Over the last six years, Syrian President Bashar al-Asad and his regime are responsible for the deaths of thousands of Syrians. Perhaps one of the most horrific means of slaughter employed by the regime has been its repeated use of chemical weapons.

In a recent blog post, Acting Under Secretary of State for Arms Control and International Security Thomas Countryman called for the Syrian regime to be held to account.

“The United Nations Security Council,” he said, “needs to vote soon on a resolution to hold accountable individuals involved in the Syrian chemical weapons program.”

Following the brutal sarin gas attack of August 21, 2013, the United States worked with the international community to broker the framework for the Elimination of the Syrian Chemical Weapons Program. Under this framework, Syria committed to join the Chemical Weapons Convention and to fully eliminate its chemical weapons program. All told, the international community removed and destroyed over 1,200 metric tons of Syria’s declared chemical weapon stockpile.

An independent international panel established by the UN Security Council in 2015, concluded at the end of 2016 that Syrian Arab Armed Forces used chlorine barrel bombs on civilians in three separate attacks in Syria in 2014 and 2015. The panel also determined that the Islamic State used mustard gas in Marea in August 2015.

As President Obama said, there are those who “are trying to obfuscate the truth” about what is happening in Syria. But the evidence that the Assad Regime and Islamic State used chemical weapons is overwhelming. “No person, group, or nation,” said Under Secretary Countryman, “should ever be allowed to use chemical weapons with impunity.

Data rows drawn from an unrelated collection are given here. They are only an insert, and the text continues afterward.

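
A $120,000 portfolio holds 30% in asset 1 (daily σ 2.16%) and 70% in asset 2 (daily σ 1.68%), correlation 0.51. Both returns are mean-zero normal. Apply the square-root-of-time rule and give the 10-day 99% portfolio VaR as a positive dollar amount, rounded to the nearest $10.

σ_p = √(0.3²·2.16² + 0.7²·1.68² + 2·0.51·0.3·0.7·2.16·1.68) = 1.606%.
σ_{10d} = 1.606% × √10 = 5.079%.
z(99%) = 2.326.
VaR = 2.326 × 5.079% = 11.814%; on $120,000 that is $14,177.

$14,180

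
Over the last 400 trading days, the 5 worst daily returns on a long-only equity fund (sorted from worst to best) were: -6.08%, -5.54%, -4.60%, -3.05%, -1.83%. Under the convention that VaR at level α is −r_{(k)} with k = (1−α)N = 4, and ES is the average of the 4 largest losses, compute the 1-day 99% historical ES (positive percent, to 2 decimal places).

The 4 worst returns sum to -19.27%.
ES = −(-19.27%) / 4 = 4.8175% ≈ 4.82%.

4.82%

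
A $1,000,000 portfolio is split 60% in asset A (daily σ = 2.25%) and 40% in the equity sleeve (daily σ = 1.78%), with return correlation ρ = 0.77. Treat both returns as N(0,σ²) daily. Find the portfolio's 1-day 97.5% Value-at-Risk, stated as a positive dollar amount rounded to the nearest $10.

$38,260

σ_p² = 0.6²·2.25² + 0.4²·1.78² + 2·0.77·0.6·0.4·2.25·1.78 = 3.8097 (%²).
σ_p = √3.8097 = 1.952%.
At 97.5%, z = 1.960.
VaR = 1.960 × 1.952% = 3.826%; on $1,000,000 that is $38,260.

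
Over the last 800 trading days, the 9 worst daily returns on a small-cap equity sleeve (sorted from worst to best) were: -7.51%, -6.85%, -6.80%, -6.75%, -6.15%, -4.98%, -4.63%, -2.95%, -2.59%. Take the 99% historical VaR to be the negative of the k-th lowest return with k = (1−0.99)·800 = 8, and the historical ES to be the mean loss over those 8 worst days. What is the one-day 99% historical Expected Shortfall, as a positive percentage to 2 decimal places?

5.83%

The 8 worst returns sum to -46.62%.
ES = −(-46.62%) / 8 = 5.8275% ≈ 5.83%.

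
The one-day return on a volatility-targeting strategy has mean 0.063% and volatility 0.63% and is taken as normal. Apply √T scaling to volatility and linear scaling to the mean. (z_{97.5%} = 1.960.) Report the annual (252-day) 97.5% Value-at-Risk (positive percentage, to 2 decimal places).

3.73%

σ_{252d} = 0.63% × √252 = 10.001%; μ_{252d} = 252 × 0.063% = 15.876%.
VaR = −(15.876%) + 1.960 × 10.001% = 3.726%.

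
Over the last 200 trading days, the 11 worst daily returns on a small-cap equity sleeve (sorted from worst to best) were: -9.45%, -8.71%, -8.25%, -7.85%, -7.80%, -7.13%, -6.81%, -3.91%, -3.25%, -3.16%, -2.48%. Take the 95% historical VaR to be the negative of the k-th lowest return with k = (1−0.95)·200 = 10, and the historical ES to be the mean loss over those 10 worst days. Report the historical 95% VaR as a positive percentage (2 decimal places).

3.16%

k = 10; the 10th lowest return is -3.16%, so VaR = 3.16%.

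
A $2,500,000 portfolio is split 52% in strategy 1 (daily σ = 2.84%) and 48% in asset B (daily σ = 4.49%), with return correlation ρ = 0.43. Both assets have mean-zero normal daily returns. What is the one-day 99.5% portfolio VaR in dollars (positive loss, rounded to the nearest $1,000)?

σ_p² = 0.52²·2.84² + 0.48²·4.49² + 2·0.43·0.52·0.48·2.84·4.49 = 9.5630 (%²).
σ_p = √9.5630 = 3.092%.
At 99.5%, z = 2.576.
VaR = 2.576 × 3.092% = 7.965%; on $2,500,000 that is $199,125.

$199,000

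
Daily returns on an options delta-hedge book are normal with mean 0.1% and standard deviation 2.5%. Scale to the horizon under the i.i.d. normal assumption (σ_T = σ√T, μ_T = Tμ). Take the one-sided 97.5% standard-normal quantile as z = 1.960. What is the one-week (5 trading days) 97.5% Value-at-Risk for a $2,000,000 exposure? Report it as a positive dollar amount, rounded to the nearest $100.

$209,100

σ_{5d} = 2.5% × √5 = 5.590%; μ_{5d} = 5 × 0.1% = 0.500%.
VaR = −(0.500%) + 1.960 × 5.590% = 10.456%.
On $2,000,000: 0.10456 × $2,000,000 = $209,120.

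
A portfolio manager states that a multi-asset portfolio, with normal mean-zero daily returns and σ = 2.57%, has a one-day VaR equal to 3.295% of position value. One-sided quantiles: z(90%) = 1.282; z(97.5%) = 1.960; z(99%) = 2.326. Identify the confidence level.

90%

Implied z = VaR/σ = 3.295 / 2.57 = 1.282.
This matches z(90%) = 1.282.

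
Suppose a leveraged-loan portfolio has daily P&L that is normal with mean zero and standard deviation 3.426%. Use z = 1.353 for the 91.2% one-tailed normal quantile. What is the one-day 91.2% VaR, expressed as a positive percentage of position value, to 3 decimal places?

VaR = z·σ = 1.353 × 3.426% = 4.635%.

4.635%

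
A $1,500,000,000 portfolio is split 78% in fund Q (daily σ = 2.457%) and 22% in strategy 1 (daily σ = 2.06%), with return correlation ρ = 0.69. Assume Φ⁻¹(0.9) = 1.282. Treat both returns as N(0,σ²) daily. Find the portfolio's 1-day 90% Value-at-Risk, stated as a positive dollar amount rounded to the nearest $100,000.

$43,300,000

σ_p² = 0.78²·2.457² + 0.22²·2.06² + 2·0.69·0.78·0.22·2.457·2.06 = 5.0768 (%²).
σ_p = √5.0768 = 2.253%.
VaR = 1.282 × 2.253% = 2.888%; on $1,500,000,000 that is $43,320,000.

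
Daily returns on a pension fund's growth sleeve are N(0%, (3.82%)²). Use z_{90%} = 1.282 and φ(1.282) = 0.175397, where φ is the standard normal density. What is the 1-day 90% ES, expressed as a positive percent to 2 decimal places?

6.70%

Tail multiplier: φ(z)/(1−α) = 0.175397 / 0.1 = 1.754.
ES = 3.82% × 1.754 = 6.700%.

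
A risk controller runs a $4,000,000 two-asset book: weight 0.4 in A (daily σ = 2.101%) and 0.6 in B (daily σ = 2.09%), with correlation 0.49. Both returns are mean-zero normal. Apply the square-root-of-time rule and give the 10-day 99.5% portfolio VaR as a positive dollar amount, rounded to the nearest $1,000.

$593,000

σ_p = √(0.4²·2.101² + 0.6²·2.09² + 2·0.49·0.4·0.6·2.101·2.09) = 1.820%.
σ_{10d} = 1.820% × √10 = 5.755%.
z(99.5%) = 2.576.
VaR = 2.576 × 5.755% = 14.825%; on $4,000,000 that is $593,000.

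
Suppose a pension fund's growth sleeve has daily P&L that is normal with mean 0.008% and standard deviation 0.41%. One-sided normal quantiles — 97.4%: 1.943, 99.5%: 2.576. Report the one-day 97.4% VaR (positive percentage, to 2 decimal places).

0.79%

VaR = −μ + z·σ = −(0.008%) + 1.943 × 0.41% = 0.789%.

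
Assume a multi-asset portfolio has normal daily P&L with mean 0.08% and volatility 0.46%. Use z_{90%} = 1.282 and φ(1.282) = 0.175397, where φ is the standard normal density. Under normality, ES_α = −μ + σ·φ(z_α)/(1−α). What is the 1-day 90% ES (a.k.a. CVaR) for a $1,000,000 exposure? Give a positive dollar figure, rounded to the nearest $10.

Tail multiplier: φ(z)/(1−α) = 0.175397 / 0.1 = 1.754.
ES = −(0.08%) + 0.46% × 1.754 = 0.727%.
On $1,000,000: 0.00727 × $1,000,000 = $7,270.

$7,270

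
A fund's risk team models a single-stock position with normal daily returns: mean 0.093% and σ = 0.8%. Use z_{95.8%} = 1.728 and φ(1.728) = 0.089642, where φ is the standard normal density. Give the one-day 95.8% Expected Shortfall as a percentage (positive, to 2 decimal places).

Tail multiplier: φ(z)/(1−α) = 0.089642 / 0.042 = 2.134.
ES = −(0.093%) + 0.8% × 2.134 = 1.614%.

1.61%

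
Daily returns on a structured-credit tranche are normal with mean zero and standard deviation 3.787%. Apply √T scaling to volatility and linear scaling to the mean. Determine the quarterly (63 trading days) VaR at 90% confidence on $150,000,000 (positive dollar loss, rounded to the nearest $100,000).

At 90%, z = 1.282.
σ_{63d} = 3.787% × √63 = 30.058%.
VaR = 1.282 × 30.058% = 38.534%.
On $150,000,000: 0.38534 × $150,000,000 = $57,801,000.

$57,800,000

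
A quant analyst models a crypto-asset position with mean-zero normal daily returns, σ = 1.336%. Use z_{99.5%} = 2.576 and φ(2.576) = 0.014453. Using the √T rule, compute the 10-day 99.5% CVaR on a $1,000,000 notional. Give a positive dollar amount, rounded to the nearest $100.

σ_{10d} = 1.336% × √10 = 4.225%.
ES multiplier = φ(z)/(1−α) = 0.014453/0.005 = 2.891.
ES = 4.225% × 2.891 = 12.214%; on $1,000,000: $122,140.

$122,100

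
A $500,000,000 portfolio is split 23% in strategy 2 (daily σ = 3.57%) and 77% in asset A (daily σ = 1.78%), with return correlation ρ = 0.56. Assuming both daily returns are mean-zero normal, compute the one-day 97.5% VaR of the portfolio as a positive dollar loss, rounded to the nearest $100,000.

σ_p² = 0.23²·3.57² + 0.77²·1.78² + 2·0.56·0.23·0.77·3.57·1.78 = 3.8132 (%²).
σ_p = √3.8132 = 1.953%.
At 97.5%, z = 1.960.
VaR = 1.960 × 1.953% = 3.828%; on $500,000,000 that is $19,140,000.

$19,100,000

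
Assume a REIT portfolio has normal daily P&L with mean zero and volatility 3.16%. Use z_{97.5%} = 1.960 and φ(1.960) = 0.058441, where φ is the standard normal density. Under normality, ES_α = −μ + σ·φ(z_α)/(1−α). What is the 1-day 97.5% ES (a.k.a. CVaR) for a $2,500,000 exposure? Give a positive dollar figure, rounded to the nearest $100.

Tail multiplier: φ(z)/(1−α) = 0.058441 / 0.025 = 2.338.
ES = 3.16% × 2.338 = 7.388%.
On $2,500,000: 0.07388 × $2,500,000 = $184,700.

$184,700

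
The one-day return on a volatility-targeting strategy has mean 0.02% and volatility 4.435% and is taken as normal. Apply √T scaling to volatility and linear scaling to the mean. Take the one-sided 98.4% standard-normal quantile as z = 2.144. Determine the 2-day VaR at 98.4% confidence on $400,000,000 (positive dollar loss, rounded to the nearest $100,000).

$53,600,000

σ_{2d} = 4.435% × √2 = 6.272%; μ_{2d} = 2 × 0.02% = 0.040%.
VaR = −(0.040%) + 2.144 × 6.272% = 13.407%.
On $400,000,000: 0.13407 × $400,000,000 = $53,628,000.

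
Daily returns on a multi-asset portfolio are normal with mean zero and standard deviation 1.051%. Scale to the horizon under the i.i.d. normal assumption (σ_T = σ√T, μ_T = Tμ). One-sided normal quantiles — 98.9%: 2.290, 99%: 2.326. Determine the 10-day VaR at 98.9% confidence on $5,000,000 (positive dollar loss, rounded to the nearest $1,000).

σ_{10d} = 1.051% × √10 = 3.324%.
VaR = 2.290 × 3.324% = 7.612%.
On $5,000,000: 0.07612 × $5,000,000 = $380,600.

$381,000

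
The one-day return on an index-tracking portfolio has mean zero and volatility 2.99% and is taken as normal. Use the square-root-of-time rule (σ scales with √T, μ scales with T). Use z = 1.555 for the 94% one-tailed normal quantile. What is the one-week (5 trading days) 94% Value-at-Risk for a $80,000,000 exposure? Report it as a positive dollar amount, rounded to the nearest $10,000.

σ_{5d} = 2.99% × √5 = 6.686%.
VaR = 1.555 × 6.686% = 10.397%.
On $80,000,000: 0.10397 × $80,000,000 = $8,317,600.

$8,320,000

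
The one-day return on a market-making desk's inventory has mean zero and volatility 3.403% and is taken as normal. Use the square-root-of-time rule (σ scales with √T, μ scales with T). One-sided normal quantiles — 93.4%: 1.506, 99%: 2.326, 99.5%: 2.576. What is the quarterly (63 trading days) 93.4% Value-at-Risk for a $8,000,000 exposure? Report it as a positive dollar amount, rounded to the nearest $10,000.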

Now it is time for the UN Security Council to act.”

The United States will defend the principles, laws, and norms laid out in the Chemical Weapons Convention. The Treasury Department recently announced sanctions designations for 18 senior Syrian regime officials, in response to the international panel’s findings. Announcing the sanctions, the White House condemned “in the strongest possible terms the Syrian regime’s use of chemical weapons.” We have also been making concrete progress towards the goal of degrading and ultimately destroying the Islamic State and its chemical weapons capability, in partnership with the global counter-ISIL coalition.

The U.S. is prepared to take further action to pursue accountability and promote the norm against chemical weapons and we call on other members of the international community to do the same.